Git looks like one tool, but it very much is not. Underneath, it is several systems layered together: a content-addressed object store, a filesystem cache, a history graph, and a transfer protocol.
That layered and somewhat haphazard design is why Git performance can be confusing and why this book exists. A slow git status, a slow git log -- path, a large clone, and a noisy fetch are usually different problems.
I wrote this book for engineers who need Git to stay fast as their repositories, histories, and teams get larger: build and CI engineers, monorepo owners, developer-experience teams, and the people who wind up debugging strange Git behavior when easy explanations stop working.

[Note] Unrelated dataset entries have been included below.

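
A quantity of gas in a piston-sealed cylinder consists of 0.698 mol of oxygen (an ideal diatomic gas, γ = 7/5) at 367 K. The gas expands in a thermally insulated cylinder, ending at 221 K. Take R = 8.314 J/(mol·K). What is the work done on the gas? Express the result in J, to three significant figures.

W ≈ -2120 J

Adiabatic ⇒ Q = 0, so W_by = −ΔU = nCᵥ(T₁ − T₂).
Cᵥ = 5R/2 = 20.79 J/(mol·K).
W = (0.698)(20.79)(367 − 221) = 2118 J.
Work on gas = −W_by = -2118 J.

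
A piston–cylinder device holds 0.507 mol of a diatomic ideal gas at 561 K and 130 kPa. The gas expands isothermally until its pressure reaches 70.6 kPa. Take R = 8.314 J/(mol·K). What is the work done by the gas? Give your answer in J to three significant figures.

Isothermal process: W = nRT ln(V₂/V₁) = nRT ln(P₁/P₂).
W = (0.507)(8.314)(561) × ln(130/70.6)
  = 2365 × ln(1.841) = 2365 × 0.6105
W_by_gas = 1444 J.

W ≈ 1440 J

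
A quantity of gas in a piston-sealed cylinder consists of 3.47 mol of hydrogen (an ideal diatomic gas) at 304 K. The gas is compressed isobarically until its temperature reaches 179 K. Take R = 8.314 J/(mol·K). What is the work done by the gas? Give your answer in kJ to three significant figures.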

This book keeps coming back to a few ideas:
- Git has a logical model built from blobs, trees, commits, refs, and the index. And it has a performance-sensitive storage layer that supports (but is very different from) that logical model.
- Git performance is a collection of different costs, not one problem with one fix.
- Git is also a good way to study broader systems and infra questions about storage, indexing, caching, transfer, and scale.
The early chapters spend time on Git's logical model, because the later performance discussions only make sense once objects, refs, the index, and history walks are clear. But most of the book's time is spent lower down, in the storage and metadata layers, because that is where Git's performance and scaling tradeoffs become visible. Even if you have used Git for years, the logical-model material should still serve as a useful reset rather than a detour, and much of the storage layer stuff may be new to you.